– Дайте угадаю… – с отчуждением в глазах произнёс дефкон, – мораторий?
Я утвердительно кивнул в ответ. Не знаю, определил это дефкон исходя из опыта или исключительно из моих слов. Хотя это и не важно, главное, мы обошли один из самых уморительных этапов беседы.
– Мистер Уилсон решился избавить меня от непомерной тяготы жизни на Крайме. Что ж… – дефкон сменил хитрую улыбку на поникший и глубокий взгляд, с, как мне кажется, осознанием завершения своего смертного пути.
Два хоумвотта15 тут же наполнились до края свежим и горячим тайтом с мёдом. Уровень стресса у цели поднялся до 48%, хотя ни суетливости, ни повышенного нервного напряжения нейронет кайроса не обнаружил.
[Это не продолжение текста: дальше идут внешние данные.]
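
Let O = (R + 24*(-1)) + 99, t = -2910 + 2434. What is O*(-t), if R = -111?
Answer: -17136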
Должен полагать, дефкон умело контролировал проявление всяких, даже самых мелких признаков напряжения.
Когда же стресс превзошел показатель в 70% его правое веко начало судорожно поддёргиваться точно в такт неукротимому сердцебиению.
Дефкон совершал изнуряющие попытки контролировать себя, но страх смерти всё неукратимо подавлял его оборону, медленно и мучительно угасая изнутри. Прежний блеск в глазах постепенно стихал, улыбка обратилась в смуту; изобилие в забвение. Дефкон признал свои последние минуты жизни. И тогда мне было действительно жаль.
– Вы, полагаю, приняли свою участь, дефкон. Вы переживаете серьёзный стресс. Чувствуете, что не успели сделать всё необходимое, то, что требовала от вас судьба. Полное погружение в тяготы мирской жизни сломили вашу прошедшую детскую наивность. Вы мечтали жить, но с первых вздохов приговорены к смерти. Хронические и цикличные дефективные мысли о самопредательстве мешали вам двигаться вперёд, осознать себя и отпустить, что прошло, и принять, что есть.
Что есть силы, дефкон испытывал себя на храбрость. Пытался остановить гигантскую волну из прошлого, взошедшую угрозой над настоящим. Напряжение искрило изнутри, словно Ант после трёх дней тьмы.
Я сделал, что следовало. Мораторий одобрен лично Уилсоном; я бы не посмел пойти против его воли. Но у меня на одну только секунду, возникло сомнение. Дал волю искушению увлечь меня. Я позволил себе подумать, позволил себе немыслимое.
«Он не виновен, – думал я и в тот час отбросил похабную мысль. Она как заноза в мозгу, не давала сосредоточиться на важном.»
Сколько себя помню, я на век обречён вести кровопролитную войну с собственными эмоциями и чувствами. Они и есть мой личный камень преткновения, о который я зачастую спотыкаюсь и неизбежно ударяюсь о что-то острое.